貸切風呂の湯船に身を沈めると、肩まで浸かったお湯の温度が、ちょうど体温より少しだけ高く、自分と世界の境界線が曖昧になる。目の前に広がる渓谷の景色は、深い緑に飲み込まれそうで、ただ見ているだけで自分が自然の一部として溶けていく感覚があった。君は少し離れたところで、じっと川の流れを眺めている。私たちは同じ湯の中にいて、同じ景色を共有しているけれど、同時にそれぞれが自分だけの静寂の中にいた。

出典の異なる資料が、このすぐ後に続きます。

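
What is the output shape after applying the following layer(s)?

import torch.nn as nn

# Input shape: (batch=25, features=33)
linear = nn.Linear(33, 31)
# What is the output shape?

Input shape: (25, 33)
Output shape: (25, 31)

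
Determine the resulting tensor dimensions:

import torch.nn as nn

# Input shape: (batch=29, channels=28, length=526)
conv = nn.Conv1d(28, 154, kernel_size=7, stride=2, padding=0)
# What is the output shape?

Input shape: (29, 28, 526)
Output shape: (29, 154, 260)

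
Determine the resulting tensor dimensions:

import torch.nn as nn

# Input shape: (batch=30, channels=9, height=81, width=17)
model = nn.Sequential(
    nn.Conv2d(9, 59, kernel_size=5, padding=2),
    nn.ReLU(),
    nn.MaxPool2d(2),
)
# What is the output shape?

Input shape: (30, 9, 81, 17)
  -> after Conv2d: (30, 59, 81, 17)
  -> after ReLU: (30, 59, 81, 17)
Output shape: (30, 59, 40, 8)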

それは寂しさとは対極にある感情だ。一人でいることを完全に許容しながら、隣に誰かがいるという絶対的な安心感。それは、地中で見えないところでゆっくりと触れ合う根のような関係だ。無理に絡み合う必要はない。ただ、同じ土壌に根を張り、同じ水を吸い上げている。その事実だけで十分だった。お湯から上がり、冷たい水で顔を洗ったときの、肌がキュッと引き締まる感覚。その瞬間に、隣にいる君の体温が、より鮮明に、より切なく感じられた。部屋に戻り、並べて敷かれた布団に横たわると、天井の木目の模様がぼんやりと浮かび上がっていた。外では、遠くで祭りの囃子がかすかに聞こえてくる。七月の夜の、少しだけ心細くて、けれど最高に贅沢な静寂。私たちはもう何も話さなかった。ただ、規則的な呼吸の音が、心地よいリズムとなって部屋に満ちていた。「静寂とまごころの宿 七重八重」で過ごした時間は、私たちの距離を、より深く、より優しいものに変えてくれた。

夜の帳が降りた鬼怒川に、小さな花火がひとつ、静かに消えていった。